Shares of Piramal Pharma were in focus after Kotak Securities reiterated its ‘Buy’ rating on the stock and raised the target price to Rs 325 (from Rs 305 earlier), implying a potential upside of over 60% from current levels.

The brokerage highlighted that Piramal Pharma (PPL) stands to benefit from the upcoming launch of Obicetrapib, a novel cholesterol-lowering therapy developed by New Amsterdam Pharma, especially after the recent correction in the pharma sector. Analysts believe PPL will gain from contract manufacturing opportunities linked to Obicetrapib production, which could enhance its earnings visibility over FY2026–28.

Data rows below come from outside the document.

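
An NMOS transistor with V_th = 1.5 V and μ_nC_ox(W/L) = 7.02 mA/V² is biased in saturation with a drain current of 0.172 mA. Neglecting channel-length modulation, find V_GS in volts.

V_GS = 1.72 V

In saturation I_D = ½ k_n (V_GS − V_th)², so V_GS − V_th = √(2 I_D / k_n) = √(2 × 0.172 / 7.02) = 0.221 V.
V_GS = 1.5 + 0.221 = 1.72 V.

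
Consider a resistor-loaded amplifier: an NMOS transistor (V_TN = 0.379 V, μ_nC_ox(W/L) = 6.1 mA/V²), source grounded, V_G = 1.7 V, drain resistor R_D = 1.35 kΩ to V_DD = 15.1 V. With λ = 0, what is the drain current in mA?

V_GS = V_G = 1.7 V, so V_ov = 1.7 − 0.379 = 1.32 V.
Assume saturation: I_D = ½ k_n V_ov² = 0.5 × 6.1 × 1.32² = 5.32 mA, giving V_DS = V_DD − I_D R_D = 15.1 − 5.32 × 1.35 = 7.91 V.
V_DS = 7.91 V ≥ V_ov = 1.32 V, confirming saturation.

I_D = 5.32 mA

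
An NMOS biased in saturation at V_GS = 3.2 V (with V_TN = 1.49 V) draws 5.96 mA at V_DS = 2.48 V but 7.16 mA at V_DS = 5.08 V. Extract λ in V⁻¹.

λ = 0.0958 V⁻¹

With V_GS fixed, I_D ∝ (1 + λ V_DS) in saturation, so I_D2/I_D1 = (1 + λ V_DS2)/(1 + λ V_DS1).
7.16/5.96 = 1.201 = (1 + 5.08 λ)/(1 + 2.48 λ).
Solving: λ (I_D1 V_DS2 − I_D2 V_DS1) = I_D2 − I_D1, so λ = (7.16 − 5.96) / (5.96 × 5.08 − 7.16 × 2.48) = 1.2 / 12.5 = 0.0958 V⁻¹.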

Kotak Securities noted that PPL’s contract with New Amsterdam Pharma and the associated manufacturing of Obicetrapib and Ezetimibe APIs positions it strongly in the hypercholesterolemia space. The brokerage expects an incremental EBITDA benefit of 2–3% from this deal.

The report emphasized that despite challenges in the sector, Piramal Pharma’s medium-term growth outlook remains robust, backed by new molecule opportunities, margin improvement, and normalization in its CDMO business.

Kotak’s revised valuation assigns a fair value of Rs 325 per share, maintaining its positive stance on the company.